While $108 billion has been wiped off the group's companies' market value, Adani himself, who was the world's third richest man on Forbes real-time billionaires list less than two weeks ago, is now 16th, losing $48 billion of his personal wealth.

Where did it all begin?

Shares of Adani Enterprises were due to go on sale on 25 January. But just a day before that, US short-seller Hindenburg Research published a damning report accusing the conglomerate of engaging in decades of stock manipulation and accounting fraud.

In a 413-page response, the group said the report was driven by "an ulterior motive" to "create a false market" to allow the US firm to book massive financial gain.

There's more!

In the detailed rebuttal, Adani Group even called the allegations by Hindenburg "a calculated attack on India", its institutions, and its growth story. It said it had made the necessary regulatory disclosures and had complied with all local laws.

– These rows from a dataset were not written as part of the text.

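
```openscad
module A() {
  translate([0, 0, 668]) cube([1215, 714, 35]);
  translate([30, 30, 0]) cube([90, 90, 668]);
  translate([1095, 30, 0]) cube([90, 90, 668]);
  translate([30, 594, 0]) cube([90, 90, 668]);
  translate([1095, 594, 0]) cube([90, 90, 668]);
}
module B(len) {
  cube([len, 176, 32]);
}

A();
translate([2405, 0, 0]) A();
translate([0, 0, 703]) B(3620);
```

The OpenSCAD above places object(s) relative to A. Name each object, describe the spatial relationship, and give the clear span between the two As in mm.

A is a table. B is a beam. A beam spans the tops of two tables. The clear span between the two tables is 1190 mm.

Second table starts at x = 2405; first ends at x = 1215; clear span = 2405 − 1215 = 1190 mm.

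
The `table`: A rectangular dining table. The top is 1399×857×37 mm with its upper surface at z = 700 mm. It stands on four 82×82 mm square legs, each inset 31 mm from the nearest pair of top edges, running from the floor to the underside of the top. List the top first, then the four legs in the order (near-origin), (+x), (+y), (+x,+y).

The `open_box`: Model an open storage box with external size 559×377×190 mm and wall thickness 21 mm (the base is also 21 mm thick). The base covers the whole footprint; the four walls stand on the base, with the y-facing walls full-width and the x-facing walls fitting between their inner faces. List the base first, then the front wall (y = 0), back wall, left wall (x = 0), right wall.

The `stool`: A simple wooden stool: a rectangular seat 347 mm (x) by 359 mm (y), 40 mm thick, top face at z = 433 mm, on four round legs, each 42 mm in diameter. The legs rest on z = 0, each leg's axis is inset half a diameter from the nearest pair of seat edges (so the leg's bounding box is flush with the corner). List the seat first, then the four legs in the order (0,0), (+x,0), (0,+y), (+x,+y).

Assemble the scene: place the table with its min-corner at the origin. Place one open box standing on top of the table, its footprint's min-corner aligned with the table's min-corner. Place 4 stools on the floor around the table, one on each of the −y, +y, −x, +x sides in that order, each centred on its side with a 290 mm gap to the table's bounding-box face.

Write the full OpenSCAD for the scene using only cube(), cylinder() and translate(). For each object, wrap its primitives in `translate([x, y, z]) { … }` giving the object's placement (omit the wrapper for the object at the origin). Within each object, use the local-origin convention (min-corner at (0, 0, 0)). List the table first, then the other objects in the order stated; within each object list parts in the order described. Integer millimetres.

translate([0, 0, 663]) cube([1399, 857, 37]);
translate([31, 31, 0]) cube([82, 82, 663]);
translate([1286, 31, 0]) cube([82, 82, 663]);
translate([31, 744, 0]) cube([82, 82, 663]);
translate([1286, 744, 0]) cube([82, 82, 663]);
translate([0, 0, 700]) {
  cube([559, 377, 21]);
  translate([0, 0, 21]) cube([559, 21, 169]);
  translate([0, 356, 21]) cube([559, 21, 169]);
  translate([0, 21, 21]) cube([21, 335, 169]);
  translate([538, 21, 21]) cube([21, 335, 169]);
}
translate([526, -649, 0]) {
  translate([0, 0, 393]) cube([347, 359, 40]);
  translate([21, 21, 0]) cylinder(h = 393, r = 21);
  translate([326, 21, 0]) cylinder(h = 393, r = 21);
  translate([21, 338, 0]) cylinder(h = 393, r = 21);
  translate([326, 338, 0]) cylinder(h = 393, r = 21);
}
translate([526, 1147, 0]) {
  translate([0, 0, 393]) cube([347, 359, 40]);
  translate([21, 21, 0]) cylinder(h = 393, r = 21);
  translate([326, 21, 0]) cylinder(h = 393, r = 21);
  translate([21, 338, 0]) cylinder(h = 393, r = 21);
  translate([326, 338, 0]) cylinder(h = 393, r = 21);
}
translate([-637, 249, 0]) {
  translate([0, 0, 393]) cube([347, 359, 40]);
  translate([21, 21, 0]) cylinder(h = 393, r = 21);
  translate([326, 21, 0]) cylinder(h = 393, r = 21);
  translate([21, 338, 0]) cylinder(h = 393, r = 21);
  translate([326, 338, 0]) cylinder(h = 393, r = 21);
}
translate([1689, 249, 0]) {
  translate([0, 0, 393]) cube([347, 359, 40]);
  translate([21, 21, 0]) cylinder(h = 393, r = 21);
  translate([326, 21, 0]) cylinder(h = 393, r = 21);
  translate([21, 338, 0]) cylinder(h = 393, r = 21);
  translate([326, 338, 0]) cylinder(h = 393, r = 21);
}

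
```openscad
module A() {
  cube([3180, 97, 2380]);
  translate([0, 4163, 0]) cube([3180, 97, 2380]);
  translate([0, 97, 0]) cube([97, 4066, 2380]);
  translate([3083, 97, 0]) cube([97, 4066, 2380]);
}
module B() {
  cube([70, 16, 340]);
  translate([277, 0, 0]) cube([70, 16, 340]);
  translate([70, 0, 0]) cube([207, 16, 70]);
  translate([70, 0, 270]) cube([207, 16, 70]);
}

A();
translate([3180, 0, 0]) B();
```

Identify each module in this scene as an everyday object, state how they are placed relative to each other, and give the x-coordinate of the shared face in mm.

The house frame's +x face and the picture frame's −x face are both at x = 3180 mm.

A is a house frame. B is a picture frame. The picture frame is against the house frame's +x side, with their −y faces flush. The x-coordinate of the shared face is 3180 mm.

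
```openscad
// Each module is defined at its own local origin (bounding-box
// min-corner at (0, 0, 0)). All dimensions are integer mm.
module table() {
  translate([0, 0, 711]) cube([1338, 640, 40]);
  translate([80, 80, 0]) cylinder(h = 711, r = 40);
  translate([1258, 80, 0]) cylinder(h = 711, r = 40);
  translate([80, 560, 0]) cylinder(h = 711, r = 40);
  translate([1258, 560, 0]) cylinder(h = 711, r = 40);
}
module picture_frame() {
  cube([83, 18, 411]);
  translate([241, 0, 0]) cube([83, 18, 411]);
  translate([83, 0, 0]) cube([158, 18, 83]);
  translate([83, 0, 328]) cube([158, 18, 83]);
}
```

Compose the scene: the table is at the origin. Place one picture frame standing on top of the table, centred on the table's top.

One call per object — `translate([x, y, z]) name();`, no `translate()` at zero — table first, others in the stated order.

table();
translate([507, 311, 751]) picture_frame();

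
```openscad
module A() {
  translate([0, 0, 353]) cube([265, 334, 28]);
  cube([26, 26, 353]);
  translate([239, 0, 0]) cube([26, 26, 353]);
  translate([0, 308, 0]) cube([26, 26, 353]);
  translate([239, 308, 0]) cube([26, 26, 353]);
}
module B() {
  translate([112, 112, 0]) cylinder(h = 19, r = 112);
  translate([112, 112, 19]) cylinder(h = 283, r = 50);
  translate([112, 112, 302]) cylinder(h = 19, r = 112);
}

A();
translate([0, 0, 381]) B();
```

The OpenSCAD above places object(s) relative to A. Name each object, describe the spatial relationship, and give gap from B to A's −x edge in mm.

The spool's min-x is at 0; the stool's min-x is 0; gap = 0 mm.

A is a stool. B is a spool. The spool is on top of the stool. The gap from the spool to the stool's −x edge is 0 mm.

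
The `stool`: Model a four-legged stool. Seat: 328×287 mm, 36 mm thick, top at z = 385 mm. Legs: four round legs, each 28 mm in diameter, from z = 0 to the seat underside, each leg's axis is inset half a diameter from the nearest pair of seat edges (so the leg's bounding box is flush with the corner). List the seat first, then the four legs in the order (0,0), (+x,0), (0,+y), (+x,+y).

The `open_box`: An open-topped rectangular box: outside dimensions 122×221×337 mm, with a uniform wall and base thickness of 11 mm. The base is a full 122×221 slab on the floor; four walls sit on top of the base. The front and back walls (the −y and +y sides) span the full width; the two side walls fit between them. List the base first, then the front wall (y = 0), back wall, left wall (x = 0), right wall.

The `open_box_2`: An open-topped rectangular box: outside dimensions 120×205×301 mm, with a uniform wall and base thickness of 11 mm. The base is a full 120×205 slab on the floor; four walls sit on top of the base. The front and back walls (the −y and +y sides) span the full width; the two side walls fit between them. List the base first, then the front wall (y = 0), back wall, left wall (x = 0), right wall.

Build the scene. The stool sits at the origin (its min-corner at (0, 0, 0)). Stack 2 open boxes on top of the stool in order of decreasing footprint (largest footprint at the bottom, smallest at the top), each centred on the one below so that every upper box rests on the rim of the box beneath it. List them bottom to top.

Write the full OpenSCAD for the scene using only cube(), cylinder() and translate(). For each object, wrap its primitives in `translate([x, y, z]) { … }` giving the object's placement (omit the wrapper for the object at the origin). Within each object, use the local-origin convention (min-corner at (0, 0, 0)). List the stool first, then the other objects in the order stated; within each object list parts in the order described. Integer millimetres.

translate([0, 0, 349]) cube([328, 287, 36]);
translate([14, 14, 0]) cylinder(h = 349, r = 14);
translate([314, 14, 0]) cylinder(h = 349, r = 14);
translate([14, 273, 0]) cylinder(h = 349, r = 14);
translate([314, 273, 0]) cylinder(h = 349, r = 14);
translate([103, 33, 385]) {
  cube([122, 221, 11]);
  translate([0, 0, 11]) cube([122, 11, 326]);
  translate([0, 210, 11]) cube([122, 11, 326]);
  translate([0, 11, 11]) cube([11, 199, 326]);
  translate([111, 11, 11]) cube([11, 199, 326]);
}
translate([104, 41, 722]) {
  cube([120, 205, 11]);
  translate([0, 0, 11]) cube([120, 11, 290]);
  translate([0, 194, 11]) cube([120, 11, 290]);
  translate([0, 11, 11]) cube([11, 183, 290]);
  translate([109, 11, 11]) cube([11, 183, 290]);
}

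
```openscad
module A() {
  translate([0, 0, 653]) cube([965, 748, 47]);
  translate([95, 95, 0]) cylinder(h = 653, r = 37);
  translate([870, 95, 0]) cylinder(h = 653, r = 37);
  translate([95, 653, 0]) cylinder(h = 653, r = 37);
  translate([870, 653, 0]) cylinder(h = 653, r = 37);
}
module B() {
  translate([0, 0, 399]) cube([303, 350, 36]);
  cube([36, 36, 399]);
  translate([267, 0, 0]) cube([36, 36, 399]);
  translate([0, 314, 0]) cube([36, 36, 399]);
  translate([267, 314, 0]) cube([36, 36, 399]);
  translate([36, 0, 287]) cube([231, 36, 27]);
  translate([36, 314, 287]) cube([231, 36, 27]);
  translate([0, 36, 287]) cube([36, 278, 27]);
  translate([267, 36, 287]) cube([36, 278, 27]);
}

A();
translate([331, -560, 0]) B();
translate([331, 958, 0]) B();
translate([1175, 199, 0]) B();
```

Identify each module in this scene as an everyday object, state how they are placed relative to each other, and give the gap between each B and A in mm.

A is a table. B is a stool. Three stools sit around the table at the −y, +y, +x sides. The gap between each stool and the table is 210 mm.

Each stool's nearest face is 210 mm from the table's bounding box.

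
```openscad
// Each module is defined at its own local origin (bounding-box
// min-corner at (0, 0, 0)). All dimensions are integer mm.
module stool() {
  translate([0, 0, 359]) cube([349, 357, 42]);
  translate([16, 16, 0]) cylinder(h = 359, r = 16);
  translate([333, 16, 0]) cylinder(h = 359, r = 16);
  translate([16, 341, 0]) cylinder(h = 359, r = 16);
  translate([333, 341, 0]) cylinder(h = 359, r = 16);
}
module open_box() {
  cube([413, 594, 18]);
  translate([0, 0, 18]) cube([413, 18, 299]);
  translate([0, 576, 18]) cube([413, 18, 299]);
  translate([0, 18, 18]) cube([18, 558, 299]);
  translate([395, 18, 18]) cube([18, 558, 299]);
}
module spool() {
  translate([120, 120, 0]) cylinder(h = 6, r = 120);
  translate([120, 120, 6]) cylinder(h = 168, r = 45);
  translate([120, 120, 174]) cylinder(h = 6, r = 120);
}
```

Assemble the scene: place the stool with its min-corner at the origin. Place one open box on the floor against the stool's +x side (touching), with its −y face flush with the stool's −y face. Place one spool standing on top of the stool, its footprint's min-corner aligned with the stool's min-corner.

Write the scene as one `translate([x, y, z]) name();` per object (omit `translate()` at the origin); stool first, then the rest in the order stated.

stool();
translate([349, 0, 0]) open_box();
translate([0, 0, 401]) spool();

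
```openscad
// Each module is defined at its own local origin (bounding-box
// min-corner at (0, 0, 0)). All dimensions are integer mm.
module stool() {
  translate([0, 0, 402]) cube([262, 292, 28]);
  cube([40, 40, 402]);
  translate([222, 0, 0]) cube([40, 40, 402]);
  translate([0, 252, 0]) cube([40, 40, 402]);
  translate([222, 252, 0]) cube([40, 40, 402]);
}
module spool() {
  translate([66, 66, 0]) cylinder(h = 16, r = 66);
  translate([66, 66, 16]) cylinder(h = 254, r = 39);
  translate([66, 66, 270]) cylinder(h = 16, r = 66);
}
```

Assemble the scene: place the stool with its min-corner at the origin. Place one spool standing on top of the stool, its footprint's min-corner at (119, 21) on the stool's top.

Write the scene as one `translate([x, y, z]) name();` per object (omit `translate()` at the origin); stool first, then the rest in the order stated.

stool();
translate([119, 21, 430]) spool();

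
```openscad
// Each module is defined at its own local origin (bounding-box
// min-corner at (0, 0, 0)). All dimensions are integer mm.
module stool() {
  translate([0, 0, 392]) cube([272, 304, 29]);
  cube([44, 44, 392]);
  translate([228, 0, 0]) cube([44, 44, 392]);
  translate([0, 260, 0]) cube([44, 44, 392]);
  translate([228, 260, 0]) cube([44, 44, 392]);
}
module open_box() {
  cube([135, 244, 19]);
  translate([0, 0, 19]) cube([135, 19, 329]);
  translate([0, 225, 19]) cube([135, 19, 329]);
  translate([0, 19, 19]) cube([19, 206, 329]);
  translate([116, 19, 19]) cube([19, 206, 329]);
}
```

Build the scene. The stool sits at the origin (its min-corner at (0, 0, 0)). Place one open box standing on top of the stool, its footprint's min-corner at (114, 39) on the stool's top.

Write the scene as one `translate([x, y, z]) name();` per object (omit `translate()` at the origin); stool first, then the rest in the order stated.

stool();
translate([114, 39, 421]) open_box();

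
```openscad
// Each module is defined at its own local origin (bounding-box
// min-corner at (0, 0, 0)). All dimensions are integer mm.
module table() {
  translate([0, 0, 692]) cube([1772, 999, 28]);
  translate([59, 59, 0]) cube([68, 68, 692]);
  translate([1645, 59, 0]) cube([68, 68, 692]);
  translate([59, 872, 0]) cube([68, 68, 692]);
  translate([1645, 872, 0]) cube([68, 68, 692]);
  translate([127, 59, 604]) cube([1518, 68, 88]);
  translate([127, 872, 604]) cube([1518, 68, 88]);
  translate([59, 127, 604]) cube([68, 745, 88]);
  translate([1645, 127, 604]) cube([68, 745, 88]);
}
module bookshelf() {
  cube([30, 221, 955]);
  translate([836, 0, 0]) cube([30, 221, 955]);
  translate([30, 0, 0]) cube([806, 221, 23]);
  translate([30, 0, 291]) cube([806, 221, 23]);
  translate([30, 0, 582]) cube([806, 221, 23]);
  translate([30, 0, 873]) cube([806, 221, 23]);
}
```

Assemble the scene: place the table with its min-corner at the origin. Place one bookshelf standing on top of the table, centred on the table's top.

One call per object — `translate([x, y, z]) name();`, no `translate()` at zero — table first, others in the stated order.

table();
translate([453, 389, 720]) bookshelf();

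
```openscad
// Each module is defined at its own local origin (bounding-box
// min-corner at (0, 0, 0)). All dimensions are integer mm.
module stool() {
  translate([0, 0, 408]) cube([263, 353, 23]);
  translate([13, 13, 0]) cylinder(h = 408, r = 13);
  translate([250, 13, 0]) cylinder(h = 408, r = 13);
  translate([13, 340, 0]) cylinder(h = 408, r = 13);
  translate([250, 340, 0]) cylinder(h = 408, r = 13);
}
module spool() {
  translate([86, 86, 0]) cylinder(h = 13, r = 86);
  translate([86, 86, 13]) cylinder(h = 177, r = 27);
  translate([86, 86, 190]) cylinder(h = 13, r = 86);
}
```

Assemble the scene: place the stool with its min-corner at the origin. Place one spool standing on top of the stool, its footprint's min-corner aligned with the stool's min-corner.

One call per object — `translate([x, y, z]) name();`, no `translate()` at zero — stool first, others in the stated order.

stool();
translate([0, 0, 431]) spool();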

However, Hindenburg stood by its report and said the conglomerate had "failed to specifically answer 62 of our 88 questions."

How did the market react?

When the share sale kicked off on 25 January, it received a muted response. As retail investors stayed away, just 3% of its shares had been subscribed by the second day. But foreign institutional investors and corporate funds extended a hand of support. On 30 January, Abu Dhabi's International Holding Co., controlled by a key member of UAE's royal family, invested $400 million in the share sale.

What's next?

India's central bank, according to reports by Bloomberg and Reuters, has asked India's lenders for details of their exposure to the conglomerate.

"We haven't heard anything from the market regulator SEBI or the government till now," said independent research analyst Hemindra Hazari, expressing his surprise.

The issue has also triggered a political row. Opposition parties have asked for an investigation into Hindenburg's allegations, in addition to demanding a discussion in parliament about the risk to Indian investors.